In the last week of May, the EU Council issued a statement welcoming the EU Commission’s February 2011 Communication on commodity markets and raw materials, which set out proposals to improve the regulation, functioning and transparency of financial and commodity markets. The Council’s statement:
- notes the growing influence of financial actors in commodity markets, in particular the rise in financial investment flows into commodity derivative markets in recent years, including agricultural and oil markets;
- notes that the transparency of commodity derivatives markets needs to be improved without compromising the positive functioning of these markets, and stresses the need to ensure effective regulation and supervision of trading in commodity derivatives as well as an adequate regulatory and supervisory framework governing physical markets;
- encourages the Commission to come forward with proposals for better transparency and regulation on derivative commodity markets, within the framework of the revision of the Markets in Financial Instruments Directive (“MiFID”) and the Market Abuse Directive (“MAD”) and bearing in mind that the proposal for regulating over-the-counter (“OTC”) derivatives, central counterparties and trade repositories (i.e., EMIR) also has a bearing in this area;
- stresses the need to improve the quality and availability of data on physical markets and derivatives markets, in particular OTC, to extend position reporting, and to give sufficient powers and tools to the respective supervisors to ensure a better coverage of physical and commodity derivatives markets, notably OTC, whilst preserving market liquidity;
- emphasises the need for an effective regime to identify and prevent market abuse, in particular cross-market manipulation between the physical markets and the derivatives markets; and
- stresses the need to ensure that financial market participants are subject to adequate and proportionate regulation and supervision, especially when trading in commodity derivatives.

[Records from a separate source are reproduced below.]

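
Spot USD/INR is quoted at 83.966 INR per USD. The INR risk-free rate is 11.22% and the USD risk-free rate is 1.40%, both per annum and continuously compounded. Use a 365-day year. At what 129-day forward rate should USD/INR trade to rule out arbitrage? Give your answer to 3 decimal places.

86.931

F = S·e^((r_INR − r_USD)T) = 83.966 · e^((0.1122 − 0.0140) × 129/365)
= 83.966 · e^0.034706 = 83.966 × 1.035315
F = 86.931 INR per USD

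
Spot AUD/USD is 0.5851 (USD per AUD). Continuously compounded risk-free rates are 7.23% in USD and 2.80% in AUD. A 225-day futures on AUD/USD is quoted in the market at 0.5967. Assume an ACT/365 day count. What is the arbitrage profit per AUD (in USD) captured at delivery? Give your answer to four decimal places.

Fair futures: F* = S·e^(carry·T), with carry = (r_USD − r_AUD) = 0.0723 − 0.0280 = 0.0443
F* = 0.5851 · e^(0.0443 × 225/365) = 0.5851 · e^0.027308 = 0.5851 × 1.027684 = 0.6013
Market 0.5967 < fair 0.6013: forward underpriced → reverse cash-and-carry (short spot, go long the forward).
At maturity, profit = |F_mkt − F*| = |0.5967 − 0.6013| = 0.0046 per AUD (in USD)

0.0046 per AUD (in USD)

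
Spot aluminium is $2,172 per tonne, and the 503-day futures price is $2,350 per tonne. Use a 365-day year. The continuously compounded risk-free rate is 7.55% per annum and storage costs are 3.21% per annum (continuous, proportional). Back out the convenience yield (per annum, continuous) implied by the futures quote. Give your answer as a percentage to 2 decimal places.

F = S·e^((r+u−y)T) ⇒ (r+u−y) = ln(F/S)/T
ln(2350/2172) = 0.078767; /T ⇒ 0.057157
y = r + u − ln(F/S)/T = 0.0755 + 0.0321 − 0.057157 = 0.050443
y = 5.04%

5.04%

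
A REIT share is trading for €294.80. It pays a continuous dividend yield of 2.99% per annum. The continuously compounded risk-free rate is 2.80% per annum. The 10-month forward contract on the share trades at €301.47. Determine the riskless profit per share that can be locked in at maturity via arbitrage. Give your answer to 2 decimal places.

€7.14 per share

Fair forward: F* = S·e^(carry·T), with carry = (r − q) = 0.0280 − 0.0299 = -0.0019
F* = 294.80 · e^(-0.0019 × 10/12) = 294.80 · e^-0.001583 = 294.80 × 0.998418 = €294.3336
Market €301.47 > fair €294.3336: forward overpriced → cash-and-carry (buy spot, short the forward).
At maturity, profit = |F_mkt − F*| = |301.47 − 294.3336| = €7.14 per share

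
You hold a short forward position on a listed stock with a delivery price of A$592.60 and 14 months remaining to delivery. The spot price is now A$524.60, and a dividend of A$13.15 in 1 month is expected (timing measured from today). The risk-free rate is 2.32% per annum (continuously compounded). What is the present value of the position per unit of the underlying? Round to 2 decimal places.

A$65.30

PV(remaining dividends) I = 13.15·e^(−0.0232·1/12) = 13.1246
Current forward F = (S − I)·e^(rT) = (524.60 − 13.1246)·e^(0.0232·14/12) = 511.4754 × 1.027436 = 525.5082
Value (long) = (F − K)·e^(−rT) = (525.5082 − 592.60) × 0.973296 = -65.3002
Short position value = −(long value) = A$65.30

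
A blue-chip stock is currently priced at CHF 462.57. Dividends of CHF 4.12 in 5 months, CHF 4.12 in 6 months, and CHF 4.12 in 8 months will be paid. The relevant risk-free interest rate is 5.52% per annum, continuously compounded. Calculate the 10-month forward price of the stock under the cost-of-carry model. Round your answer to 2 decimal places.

PV(dividends) I = 4.12·e^(−0.0552·5/12) + 4.12·e^(−0.0552·6/12) + 4.12·e^(−0.0552·8/12)
I = 4.0263 + 4.0078 + 3.9711 = 12.0052
F = (S − I)·e^(rT) = (462.57 − 12.0052) · e^(0.0552·10/12)
= 450.5648 · e^0.046000 = 450.5648 × 1.047074 = CHF 471.77

CHF 471.77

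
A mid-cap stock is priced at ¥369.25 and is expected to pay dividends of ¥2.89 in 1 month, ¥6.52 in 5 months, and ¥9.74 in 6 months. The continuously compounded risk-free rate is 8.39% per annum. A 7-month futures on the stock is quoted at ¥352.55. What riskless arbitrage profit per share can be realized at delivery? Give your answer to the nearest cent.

PV(dividends) I = 2.89·e^(−0.0839·1/12) + 6.52·e^(−0.0839·5/12) + 9.74·e^(−0.0839·6/12) = 18.5057
Fair futures F* = (S − I)·e^(rT) = (369.25 − 18.5057)·e^0.048942 = 350.7443 × 1.050159 = 368.3373
Market ¥352.55 < fair 368.3373: forward underpriced → reverse cash-and-carry (short the stock, invest proceeds at r, pay the dividends, go long the forward).
Profit at T = |F_mkt − F*| = |352.55 − 368.3373| = ¥15.79 per share

¥15.79 per share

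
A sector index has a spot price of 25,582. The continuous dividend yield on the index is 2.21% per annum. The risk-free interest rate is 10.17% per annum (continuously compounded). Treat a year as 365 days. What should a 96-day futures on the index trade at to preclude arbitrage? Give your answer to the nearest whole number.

F = S·e^((r − q)T) = 25582 · e^((0.1017 − 0.0221) × 96/365)
= 25582 · e^0.020936 = 25582 × 1.021157
F = 26,123

26,123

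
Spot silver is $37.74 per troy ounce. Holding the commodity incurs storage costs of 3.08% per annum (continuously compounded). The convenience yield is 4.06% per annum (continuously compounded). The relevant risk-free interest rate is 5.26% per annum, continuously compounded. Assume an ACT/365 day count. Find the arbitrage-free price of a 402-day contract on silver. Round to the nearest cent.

$39.56 per troy ounce

Net carry = r + u − y = 0.0526 + 0.0308 − 0.0406 = 0.0428
F = S·e^((r+u−y)T) = 37.74 · e^(0.0428 × 402/365) = 37.74 · e^0.047139
= 37.74 × 1.048268 = $39.56 per troy ounce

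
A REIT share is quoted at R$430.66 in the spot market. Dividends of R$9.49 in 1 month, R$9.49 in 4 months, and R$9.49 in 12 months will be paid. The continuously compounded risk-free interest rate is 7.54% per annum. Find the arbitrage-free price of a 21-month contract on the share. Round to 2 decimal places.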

In the same week, European Commissioner Barnier announced that the Commission will propose powers to cap trading by big investors to control speculation in commodities. Speaking in the European Parliament, Commissioner Barnier said that the Commission wants to know who is doing what, when they are engaged in speculation.
The Commission noted, however, in its Communication that further work is necessary to understand fully the links between the physical and financial markets.